Questa Corte ha già affermato il principio, cui il Collegio intende dare continuità, secondo il quale “nel processo tributario l’ammissibilità dell’impugnazione tardiva, oltre il termine “lungo” dalla pubblicazione della sentenza, previsto dal D.Lgs. n. 546 del 1992, art. 38, comma 3, presuppone che la parte dimostri “l’ignoranza del processo”, ossia di non averne avuto alcuna conoscenza per nullità della notificazione del ricorso e della comunicazione dell’avviso di fissazione dell’udienza, situazione che non si ravvisa in capo al ricorrente costituto in giudizio, cui non può dirsi ignota la proposizione dell’azione, dovendosi ritenere tale interpretazione conforme ai principi costituzionali ed all’ordinamento comunitario, in quanto diretta a realizzare un equilibrato bilanciamento tra le esigenze del diritto di difesa ed il principio di certezza delle situazioni giuridiche.
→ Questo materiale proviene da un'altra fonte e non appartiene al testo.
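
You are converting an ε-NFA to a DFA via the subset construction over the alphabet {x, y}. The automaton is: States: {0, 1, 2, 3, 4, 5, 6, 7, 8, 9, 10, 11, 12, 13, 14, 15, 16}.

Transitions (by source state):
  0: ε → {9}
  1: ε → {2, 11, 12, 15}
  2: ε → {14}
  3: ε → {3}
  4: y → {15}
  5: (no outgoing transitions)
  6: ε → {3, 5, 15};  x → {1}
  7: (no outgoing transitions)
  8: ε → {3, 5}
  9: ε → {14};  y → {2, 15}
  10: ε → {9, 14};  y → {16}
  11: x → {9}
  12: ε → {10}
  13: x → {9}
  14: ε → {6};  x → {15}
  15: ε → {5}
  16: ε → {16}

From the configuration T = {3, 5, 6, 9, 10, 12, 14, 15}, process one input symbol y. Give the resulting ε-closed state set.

9 on y → {2, 15}.
10 on y → {16}.
No y-transition from 3, 5, 6, 12, 14, 15.
Union after reading y: {2, 15, 16}.
Now take the ε-closure:
From 2 via ε: add 14.
From 15 via ε: add 5.
From 14 via ε: add 6.
From 6 via ε: add 3.
No new states can be added; the closed set is {2, 3, 5, 6, 14, 15, 16}.

{2, 3, 5, 6, 14, 15, 16}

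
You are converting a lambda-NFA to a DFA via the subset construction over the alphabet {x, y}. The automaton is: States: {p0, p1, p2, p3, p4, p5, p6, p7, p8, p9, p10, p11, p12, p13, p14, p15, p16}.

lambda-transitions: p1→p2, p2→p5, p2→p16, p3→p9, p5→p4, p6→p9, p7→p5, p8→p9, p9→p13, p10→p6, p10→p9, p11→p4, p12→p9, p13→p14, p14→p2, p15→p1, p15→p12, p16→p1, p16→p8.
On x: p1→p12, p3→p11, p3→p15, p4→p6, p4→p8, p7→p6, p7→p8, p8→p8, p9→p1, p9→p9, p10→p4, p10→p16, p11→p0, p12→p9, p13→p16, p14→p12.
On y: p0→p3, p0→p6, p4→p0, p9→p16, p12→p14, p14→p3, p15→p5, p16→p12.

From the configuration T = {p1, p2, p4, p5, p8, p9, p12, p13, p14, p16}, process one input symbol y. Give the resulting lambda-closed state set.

p4 on y → {p0}.
p9 on y → {p16}.
p12 on y → {p14}.
p14 on y → {p3}.
p16 on y → {p12}.
No y-transition from p1, p2, p5, p8, p13.
Union after reading y: {p0, p3, p12, p14, p16}.
Now take the lambda-closure:
From p3 via lambda: add p9.
From p14 via lambda: add p2.
From p16 via lambda: add p1, p8.
From p2 via lambda: add p5.
From p9 via lambda: add p13.
From p5 via lambda: add p4.
No new states can be added; the closed set is {p0, p1, p2, p3, p4, p5, p8, p9, p12, p13, p14, p16}.

{p0, p1, p2, p3, p4, p5, p8, p9, p12, p13, p14, p16}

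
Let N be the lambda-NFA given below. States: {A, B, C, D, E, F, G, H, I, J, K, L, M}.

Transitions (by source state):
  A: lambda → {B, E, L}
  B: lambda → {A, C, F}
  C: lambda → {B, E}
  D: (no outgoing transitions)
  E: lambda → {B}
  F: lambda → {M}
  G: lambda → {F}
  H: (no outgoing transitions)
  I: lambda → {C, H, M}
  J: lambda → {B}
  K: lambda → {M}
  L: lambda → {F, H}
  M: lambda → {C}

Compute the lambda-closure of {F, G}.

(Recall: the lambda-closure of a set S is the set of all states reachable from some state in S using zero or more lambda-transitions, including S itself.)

Start with {F, G}.
From F via lambda: add M.
From M via lambda: add C.
From C via lambda: add B, E.
From B via lambda: add A.
From A via lambda: add L.
From L via lambda: add H.
No new states can be added; the closed set is {A, B, C, E, F, G, H, L, M}.

{A, B, C, E, F, G, H, L, M}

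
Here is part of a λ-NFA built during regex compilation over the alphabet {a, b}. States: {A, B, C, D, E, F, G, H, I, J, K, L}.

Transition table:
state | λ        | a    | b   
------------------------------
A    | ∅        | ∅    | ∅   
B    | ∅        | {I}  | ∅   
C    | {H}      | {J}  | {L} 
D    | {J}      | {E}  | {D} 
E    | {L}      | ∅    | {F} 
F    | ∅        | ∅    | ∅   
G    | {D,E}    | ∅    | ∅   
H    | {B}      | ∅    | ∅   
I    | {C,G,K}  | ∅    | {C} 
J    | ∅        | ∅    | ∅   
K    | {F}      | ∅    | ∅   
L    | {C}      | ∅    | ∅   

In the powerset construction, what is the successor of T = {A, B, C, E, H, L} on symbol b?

{B, C, F, H, L}

C on b → {L}.
E on b → {F}.
No b-transition from A, B, H, L.
Union after reading b: {F, L}.
Now take the λ-closure:
From L via λ: add C.
From C via λ: add H.
From H via λ: add B.
No new states can be added; the closed set is {B, C, F, H, L}.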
Ne’ assume rilievo l’omessa comunicazione della data di trattazione, che è deducibile quale motivo di impugnazione ai sensi dell’art. 161 c.p.c., comma 1, in mancanza della quale la decisione assume valore definitivo in conseguenza del principio del giudicato” (Cass. n. 9330 del 11/04/2017).
Ciò posto, è vero che nel caso di notificazione di atto conseguente ad altro atto non notificato, il contribuente è ammesso (art. 19) ad impugnare entrambi, ma ciò nell’ipotesi di consecuzione di atti impositivi, mentre nel caso di specie l’atto presupposto era costituito da un giudicato avente regole di formazione ed opponibilità sue proprie.
Ne consegue, in accoglimento del ricorso, la cassazione della sentenza impugnata e, non essendo necessari ulteriori accertamenti in fatto, può decidersi nel merito rigettando l’originario ricorso del contribuente.
Le spese seguono la soccombenza e si liquidano come da dispositivo.
P.Q.M.
Accoglie il ricorso, cassa la sentenza impugnata e, decidendo nel merito, rigetta l’originario ricorso del contribuente. Condanna i controricorrenti alle spese del giudizio, che si liquidano: per il giudizio di legittimità, in Euro 2.300,00 oltre spese prenotate a debito; per la fase di merito, in Euro 1.500,00 oltre accessori di legge.
Così deciso in Roma, nella Camera di consiglio tenutasi da remoto, il 2 febbraio 2022.